They are eerie sensations, more common than one might think: A man describes feeling a shadowy figure standing behind him, then turning around to find no one there. A woman feels herself leaving her body and floating in space, looking down on her corporeal self.
Such experiences often are attributed by those who have them to paranormal forces.
But according to recent work by neuroscientists, delivering mild electric current to specific spots in the brain can induce them.
In one woman, for example, a zap to a brain region called the angular gyrus resulted in a sensation that she was hanging from the ceiling, looking down at her body. In another woman, electrical current delivered to the angular gyrus produced an uncanny feeling that someone was behind her, intent on interfering with her actions.
The two women were being evaluated for epilepsy surgery at University Hospital of Geneva, where doctors implanted dozens of electrodes into their brains. As each electrode was activated, the patient was asked to say what she was experiencing.
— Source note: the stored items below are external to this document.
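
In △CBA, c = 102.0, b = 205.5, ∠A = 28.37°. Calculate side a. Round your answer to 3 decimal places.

By the law of cosines, a² = c² + b² − 2·c·b·cos A = 15747, so a ≈ 125.49.

125.488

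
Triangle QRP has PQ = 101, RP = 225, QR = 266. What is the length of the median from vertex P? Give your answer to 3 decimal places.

112.801

Median from P: ½√(2·RP² + 2·PQ² − QR²) ≈ 112.8.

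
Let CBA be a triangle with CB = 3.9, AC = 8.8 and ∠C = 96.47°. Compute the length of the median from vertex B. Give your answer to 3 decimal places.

6.200

By the law of cosines, BA² = AC² + CB² − 2·AC·CB·cos C = 100.38, so BA ≈ 10.019.
Median from B: ½√(2·CB² + 2·BA² − AC²) ≈ 6.1998.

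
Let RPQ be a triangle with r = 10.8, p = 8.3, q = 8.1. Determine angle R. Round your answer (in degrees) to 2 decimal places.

∠R ≈ 82.37°

By the law of cosines, cos R = (p² + q² − r²) / (2·p·q) ≈ 0.13283, so ∠R ≈ 82.37°.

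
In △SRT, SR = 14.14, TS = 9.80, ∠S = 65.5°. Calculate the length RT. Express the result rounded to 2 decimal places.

By the law of cosines, RT² = TS² + SR² − 2·TS·SR·cos S = 181.05, so RT ≈ 13.455.

13.46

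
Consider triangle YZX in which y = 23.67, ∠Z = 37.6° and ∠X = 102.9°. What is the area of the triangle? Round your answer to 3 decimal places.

The third angle is ∠Y = 180° − ∠Z − ∠X = 39.50°.
Law of sines: z = y·sin Z/sin Y ≈ 22.705.
Law of sines: x = y·sin X/sin Y ≈ 36.273.
Area = ½·y·z·sin X ≈ 261.93.

area ≈ 261.931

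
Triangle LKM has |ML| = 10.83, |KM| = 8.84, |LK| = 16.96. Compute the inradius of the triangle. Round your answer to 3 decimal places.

Semiperimeter s = (8.84 + 10.83 + 16.96)/2 = 18.315.
Heron's formula: area = √(18.315·9.475·7.485·1.355) ≈ 41.953.
Inradius = area/s = 41.953/18.315 ≈ 2.2906.

r ≈ 2.291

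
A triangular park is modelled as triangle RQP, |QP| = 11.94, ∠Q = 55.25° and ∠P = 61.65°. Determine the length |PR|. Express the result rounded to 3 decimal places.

The third angle is ∠R = 180° − ∠Q − ∠P = 63.10°.
Law of sines: |PR| = |QP|·sin Q/sin R ≈ 11.001.

11.001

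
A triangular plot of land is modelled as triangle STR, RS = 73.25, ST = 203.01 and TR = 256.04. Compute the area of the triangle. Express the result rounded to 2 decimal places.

area ≈ 5724.76

Semiperimeter s = (256.04 + 73.25 + 203.01)/2 = 266.15.
Heron's formula: area = √(266.15·10.11·192.9·63.14) ≈ 5724.8.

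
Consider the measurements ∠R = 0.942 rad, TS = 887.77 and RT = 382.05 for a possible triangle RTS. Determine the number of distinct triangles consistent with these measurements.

1

RT·sin R = 382.05·sin(0.942 rad) ≈ 309.
Since TS ≥ RT, exactly one triangle exists.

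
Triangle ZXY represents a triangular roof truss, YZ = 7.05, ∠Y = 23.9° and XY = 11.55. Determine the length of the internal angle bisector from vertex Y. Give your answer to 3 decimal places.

By the law of cosines, ZX² = XY² + YZ² − 2·XY·YZ·cos Y = 34.214, so ZX ≈ 5.8493.
The bisector from Y has length 2·XY·YZ·cos(∠Y/2)/(XY+YZ) ≈ 8.5659.

t_Y ≈ 8.566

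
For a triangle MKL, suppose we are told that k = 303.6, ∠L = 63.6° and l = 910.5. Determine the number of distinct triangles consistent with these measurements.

1

k·sin L = 303.6·sin(63.6°) ≈ 271.9.
Since l ≥ k, exactly one triangle exists.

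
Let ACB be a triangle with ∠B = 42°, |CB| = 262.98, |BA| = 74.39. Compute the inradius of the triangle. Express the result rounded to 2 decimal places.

By the law of cosines, |AC|² = |CB|² + |BA|² − 2·|CB|·|BA|·cos B = 45616, so |AC| ≈ 213.58.
Area = ½·|CB|·|BA|·sin B ≈ 6545.1.
Semiperimeter s = (262.98+74.39+213.58)/2 = 275.47.
Inradius = area/s = 6545.1/275.47 ≈ 23.759.

23.76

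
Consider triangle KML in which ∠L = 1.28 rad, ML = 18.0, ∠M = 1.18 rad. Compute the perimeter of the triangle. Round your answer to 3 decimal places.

The third angle is ∠K = π − ∠M − ∠L = 0.682 rad.
Law of sines: LK = ML·sin M/sin K ≈ 26.416.
Law of sines: KM = ML·sin L/sin K ≈ 27.371.
Semiperimeter s = (18+26.416+27.371)/2 = 35.893.
Perimeter = 18 + 26.416 + 27.371 = 71.787.

71.787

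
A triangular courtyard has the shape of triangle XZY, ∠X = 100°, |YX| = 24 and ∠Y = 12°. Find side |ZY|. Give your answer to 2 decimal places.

The third angle is ∠Z = 180° − ∠Y − ∠X = 68.00°.
Law of sines: |ZY| = |YX|·sin X/sin Z ≈ 25.492.

25.49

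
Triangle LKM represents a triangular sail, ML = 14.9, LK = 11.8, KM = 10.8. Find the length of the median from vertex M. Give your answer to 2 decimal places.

Median from M: ½√(2·KM² + 2·ML² − LK²) ≈ 11.598.

11.60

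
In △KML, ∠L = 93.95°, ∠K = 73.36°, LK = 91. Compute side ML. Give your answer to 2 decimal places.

The third angle is ∠M = 180° − ∠L − ∠K = 12.69°.
Law of sines: ML = LK·sin K/sin M ≈ 396.9.

396.90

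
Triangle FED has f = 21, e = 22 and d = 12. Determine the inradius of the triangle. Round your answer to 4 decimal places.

Semiperimeter s = (21 + 22 + 12)/2 = 27.5.
Heron's formula: area = √(27.5·6.5·5.5·15.5) ≈ 123.44.
Inradius = area/s = 123.44/27.5 ≈ 4.4889.

4.4889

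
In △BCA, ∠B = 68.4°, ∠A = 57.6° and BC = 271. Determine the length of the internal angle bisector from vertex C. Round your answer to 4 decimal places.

t_C ≈ 253.0927

The third angle is ∠C = 180° − ∠A − ∠B = 54.00°.
Law of sines: CA = BC·sin B/sin A ≈ 298.43.
Law of sines: AB = BC·sin C/sin A ≈ 259.67.
The bisector from C has length 2·BC·CA·cos(∠C/2)/(BC+CA) ≈ 253.09.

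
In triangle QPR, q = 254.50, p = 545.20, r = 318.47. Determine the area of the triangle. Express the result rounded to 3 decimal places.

23852.146

Semiperimeter s = (254.5 + 545.2 + 318.47)/2 = 559.09.
Heron's formula: area = √(559.09·304.59·13.885·240.62) ≈ 23852.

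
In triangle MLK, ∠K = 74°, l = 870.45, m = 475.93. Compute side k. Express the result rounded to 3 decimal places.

869.376

By the law of cosines, k² = m² + l² − 2·m·l·cos K = 7.5581e+05, so k ≈ 869.38.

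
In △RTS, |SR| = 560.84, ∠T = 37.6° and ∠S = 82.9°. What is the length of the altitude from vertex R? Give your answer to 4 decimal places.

The third angle is ∠R = 180° − ∠T − ∠S = 59.50°.
Law of sines: |TS| = |SR|·sin R/sin T ≈ 792.
Law of sines: |RT| = |SR|·sin S/sin T ≈ 912.14.
Area = ½·|SR|·|TS|·sin S ≈ 2.2039e+05.
The altitude from R has length 2·area/|TS| ≈ 556.54.

h_R ≈ 556.5394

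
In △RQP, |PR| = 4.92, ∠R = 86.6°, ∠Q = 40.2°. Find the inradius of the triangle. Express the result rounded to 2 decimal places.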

Dr. Olaf Blanke, a neurologist at the Ecole Polytechnique Federale de Lausanne in Switzerland who carried out the procedures, said the women had normal psychiatric histories and that they were stunned by the bizarre nature of their experiences.
The Sept. 21 issue of Nature magazine includes an account by Blanke and his colleagues of the woman who sensed a shadow person behind her. They described the out-of-body experiences in the February 2004 issue of the journal Brain.
There is nothing mystical about these ghostly experiences, said Peter Brugger, a neuroscientist at University Hospital in Zurich, who was not involved in the experiments.
"The research shows that the self can be detached from the body and can live a phantom existence on its own, as in an out-of-body experience, or it can be felt outside of personal space, as in a sense of a presence," Brugger said.
Researchers have discovered that some areas of the brain combine information from several senses. A dog is visually recognized far more quickly if it is simultaneously accompanied by the sound of its bark.
Real-time information from the body, the space around the body and the subjective feelings from the body also are represented in multisensory regions, Blanke said.
Blanke described a 22-year-old student who had electrodes implanted into the left side of her brain in 2004.
"We were checking language areas," Blanke said, when the woman turned her head to the right.
The woman said she had a weird sensation that another person was lying beneath her on the bed. The figure, she said, felt like a "shadow."
When Blanke turned off the current, the woman said the strange presence had gone away. Each time he reapplied the current, she once again turned her head to try to see the figure.